It may not actually be the mouse that is at fault, but the PS2 port.

If it is the PS2 port that is faulty, which is uncommon for a new motherboard, you could buy a PS2 to USB adaptor, which would let you continue using the mouse.

In all honesty, if you can also borrow a USB mouse and it works with no problems on your machine, I'd invest in a new USB Mouse.


----------



## ssj4Gogeta (Dec 29, 2007)

USB mouses are better than PS2? If so, I think I'll just go for a USB one. Actually my case has only 4 USB ports, and they are all occupied. So I'll have to buy a new case too. After all, what's left of my original Compaq box now, but the processor and the case? LOL Maybe I'll also buy a new processor some time later.


----------



## Watari (Apr 28, 2008)

USB ports don't come on the case.. T_T
They come on the motherboard..


----------



## Houndog777 (May 17, 2007)

Hi, you can buy a 4-Port USB 2.0 Hub that plugs into one of your USB ports and it gives you 4 ports. Or ones that are powered independantly. They look like this, and are not expensive.......
http://www.newegg.com/Product/Product.aspx?Item=N82E16817113054

Or even 7 ports lol..............
http://www.ebuyer.com/product/144446


----------



## ssj4Gogeta (Dec 29, 2007)

Watari said:


> USB ports don't come on the case.. T_T
> They come on the motherboard..


Yes, my motherboard has 8, but my case doesn't have a panel on the front, so the rest go unused.


----------



## ssj4Gogeta (Dec 29, 2007)

Ok i'll buy a hub. But will all the ports on the hub be 480Mbps? (Is it even possible? How can a 480Mbps USB2.0 transfer at 4x480Mbps?) I once bought a hub which plugged into USB2.0, but the individual ports on the hub were USB1.0.


----------



## XTTX (Mar 10, 2005)

ssj4Gogeta said:


> Yes, my motherboard has 8, but my case doesn't have a panel on the front, so the rest go unused.

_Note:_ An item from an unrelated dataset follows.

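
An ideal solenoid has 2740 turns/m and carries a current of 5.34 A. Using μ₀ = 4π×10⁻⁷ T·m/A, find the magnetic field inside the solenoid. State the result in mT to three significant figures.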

That doesn't make any sense... Or are you referring to the two USB headers located on the motherboard (not ports located in the rear, protruding from it).


----------



## ssj4Gogeta (Dec 29, 2007)

Sorry, I didn't express myself clearly. Yes, I'm referring to the headers, not ports. The back panel on the mobo has only four ports, but I could have had extra ports on the front (which would be connected to the additional headers) if my case had a front panel.


----------